We made it around the dam by late morning, not having covered much ground. By that point though the day had warmed up to the point where I no longer required a jacket or even shirt for that matte. I also left my spray skirt off as I have taken to do on warm days in shallow rivers.
The miles just eroded despite starting as late as we did, having to portage a dam and getting slowed down by a few shallow spots in the river. We had done 12 miles by the time we stopped for a late lunch. We stopped at Upper Sioux State Park to eat and were pleasantly surprised by the amenities. There was an area with picnic tables, garbage cans, a camping area and even a canoe rack to lock up canoes overnight. It was almost too good for us.
After lunch I set my kayak on autopilot and enjoyed the scenery. Earlier in the day there were some geese, a couple of deer, several Bald Eagles and unless it was a fox on steroids, a coyote. A coyote sighting in the wild was a first for me. I have heard them many nights, but had never seen one.
Another change along the river was that we were getting away from deciduous trees. We saw the first evergreens growing off rocks, standing 30 feet above river.
There were several times in the afternoon where I had to switch off the auto pilot and pay attention. There was one section of river that we had been warned about by the DNR that could potentially be entirely clogged with no way though. When we arrived at the spot we recognized it immediately. I went through first attempting to scout a route. I was shoved all over the place with the fast running water that was created funneling though downed trees. On one section I came around a turn and got my back cargo net, which holds down the frame of the kayak cart, caught on a branch. I had no chance of backing up, so I had to go full steam ahead to loosen myself. The consequences were a torn section of netting and a bent hook on one of the corners of the net that pulled loose. It could have been worse.
Even outside of the one major section of clogged river, there were other areas where the river was partially blocked. We had the same fast flowing water to paddle down that we were forced to paddle up on our last day of the Red River. It was somewhat sweet.
Another challenge in the afternoon was a set of rapids that we could hear far before we could see. We were able to see the head of the rapids as there were hundreds of birds, sitting and picking off any small fish that were going over the rapids. It was some cause for concern as 17 foot kayaks are not meant to run rapids. A whitewater kayak is nearly four times shorter than what I was paddling. We looked at the rapids and they were far more significant than anything we had to cross. One wrong move and we would be swimming.

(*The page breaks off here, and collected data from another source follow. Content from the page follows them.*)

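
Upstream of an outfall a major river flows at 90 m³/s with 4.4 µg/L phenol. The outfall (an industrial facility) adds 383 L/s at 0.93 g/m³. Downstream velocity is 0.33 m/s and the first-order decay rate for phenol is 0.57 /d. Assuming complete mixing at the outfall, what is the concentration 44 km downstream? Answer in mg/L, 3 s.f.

383 L/s = 0.383 m³/s.
4.4 µg/L = 0.0044 mg/L.
After complete mixing, C₀ = (0.383·0.93 + 90·0.0044) / 90.38 = 0.008322 mg/L.
Travel time t = 4.4e+04 m / 0.33 m/s = 1.333e+05 s = 1.543 d.
C = 0.008322·exp(−0.57·1.543) = 0.008322·0.4149 = 0.003453 mg/L.

0.00345 mg/L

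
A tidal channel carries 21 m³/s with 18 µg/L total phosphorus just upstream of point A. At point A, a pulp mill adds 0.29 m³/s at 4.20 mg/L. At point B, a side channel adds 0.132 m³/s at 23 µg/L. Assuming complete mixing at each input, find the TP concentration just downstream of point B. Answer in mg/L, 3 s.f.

0.0746 mg/L

18 µg/L = 0.018 mg/L.
After input A: C = (21·0.018 + 0.29·4.2) / 21.29 = 0.07496 mg/L.
23 µg/L = 0.023 mg/L.
After input B: C = (21.29·0.07496 + 0.132·0.023) / 21.42 = 0.07464 mg/L.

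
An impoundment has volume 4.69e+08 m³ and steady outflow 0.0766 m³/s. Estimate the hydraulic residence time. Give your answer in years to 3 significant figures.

194 yr

Q = 0.0766 m³/s × 3.156e+07 s/yr = 2.417e+06 m³/yr.
Hydraulic residence time τ = V/Q = 4.69e+08/2.417e+06 = 194 yr.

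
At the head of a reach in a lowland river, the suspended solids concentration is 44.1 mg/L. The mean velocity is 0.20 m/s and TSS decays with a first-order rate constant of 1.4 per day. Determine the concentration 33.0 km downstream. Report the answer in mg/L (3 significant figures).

3.04 mg/L

Travel time t = 33.0 km / 0.20 m/s = 3.3e+04/0.20 = 1.65e+05 s = 1.91 d.
First-order decay: C = 44.1·exp(−1.4·1.91) = 44.1·0.069 = 3.043 mg/L.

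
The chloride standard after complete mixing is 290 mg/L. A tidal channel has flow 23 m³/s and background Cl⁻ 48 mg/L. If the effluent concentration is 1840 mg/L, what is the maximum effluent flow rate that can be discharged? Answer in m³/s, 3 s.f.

3.59 m³/s

Mass balance at complete mixing: C_std·(Q_w + Q_r) = Q_w·C_e + Q_r·C_b.
Rearranging, Q_w = Q_r·(C_std − C_b)/(C_e − C_std) = 23·(290 − 48) / (1840 − 290) = 3.591 m³/s.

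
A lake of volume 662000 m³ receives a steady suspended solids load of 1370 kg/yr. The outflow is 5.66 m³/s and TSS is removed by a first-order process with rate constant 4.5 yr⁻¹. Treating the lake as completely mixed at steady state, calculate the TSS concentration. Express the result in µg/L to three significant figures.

7.54 µg/L

Outflow Q = 5.66 m³/s × 3.156e+07 s/yr = 1.786e+08 m³/yr.
Steady-state CSTR mass balance: W = Q·C + k·V·C, so C = W/(Q + kV).
Q + kV = 1.786e+08 + 4.5·662000 = 1.816e+08 m³/yr.
C = 1370/1.816e+08 = 7.544e-06 kg/m³ = 0.007544 mg/L = 7.544 µg/L.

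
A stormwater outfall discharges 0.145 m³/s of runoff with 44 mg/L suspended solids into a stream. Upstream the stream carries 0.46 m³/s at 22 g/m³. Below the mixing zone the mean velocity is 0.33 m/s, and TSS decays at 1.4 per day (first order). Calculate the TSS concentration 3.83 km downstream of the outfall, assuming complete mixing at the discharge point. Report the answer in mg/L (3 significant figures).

22.6 mg/L

After complete mixing, C₀ = (0.145·44 + 0.46·22) / 0.605 = 27.27 mg/L.
Travel time t = 3830 m / 0.33 m/s = 1.161e+04 s = 0.1343 d.
C = 27.27·exp(−1.4·0.1343) = 27.27·0.8286 = 22.6 mg/L.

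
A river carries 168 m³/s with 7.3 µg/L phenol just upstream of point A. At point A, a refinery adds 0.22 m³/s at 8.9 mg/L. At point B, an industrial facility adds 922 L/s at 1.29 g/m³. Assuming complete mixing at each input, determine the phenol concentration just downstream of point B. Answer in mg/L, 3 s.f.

7.3 µg/L = 0.0073 mg/L.
After input A: C = (168·0.0073 + 0.22·8.9) / 168.2 = 0.01893 mg/L.
922 L/s = 0.922 m³/s.
After input B: C = (168.2·0.01893 + 0.922·1.29) / 169.1 = 0.02586 mg/L.

0.0259 mg/L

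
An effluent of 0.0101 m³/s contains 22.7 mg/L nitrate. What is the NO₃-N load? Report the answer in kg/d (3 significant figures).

Mass flux = Q·C = 0.0101 m³/s × 22.7 g/m³ = 0.2293 g/s.
= 0.2293 g/s × 86.4 = 19.81 kg/d.

19.8 kg/d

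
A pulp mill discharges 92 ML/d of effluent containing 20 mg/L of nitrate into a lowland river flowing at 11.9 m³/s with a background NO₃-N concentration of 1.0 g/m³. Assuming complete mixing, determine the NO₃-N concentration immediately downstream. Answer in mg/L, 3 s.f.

92 ML/d = 1.065 m³/s.
Conservation of mass across the mixing zone: C = (1.065·20 + 11.9·1) / (1.065 + 11.9) = 33.2/12.96 = 2.56 mg/L.

2.56 mg/L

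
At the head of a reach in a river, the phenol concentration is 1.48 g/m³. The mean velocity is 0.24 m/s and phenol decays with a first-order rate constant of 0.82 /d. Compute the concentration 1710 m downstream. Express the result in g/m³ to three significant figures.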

I assume it was due to the low water, but there were many exposed rocks with three distinct drops each of about three or four feet. We chose and area to run the rapids, but chose poorly. I got stuck on the first drop and swung sideways. I had to work to get myself down the second drop and finally the third. I had to exert far more energy than I wanted that afternoon. I would rate the rapids as a Class II+. Up until that point we had come across nothing worse than the log flume at Disneyland.
We had many options to camp in the evening. Even if the banks were steep, it was dry and not nearly as muddy as it was up north. We opted to camp in a county park that had a picnic table a privy and little else. It was all we needed to get off the water and into our tents for the night.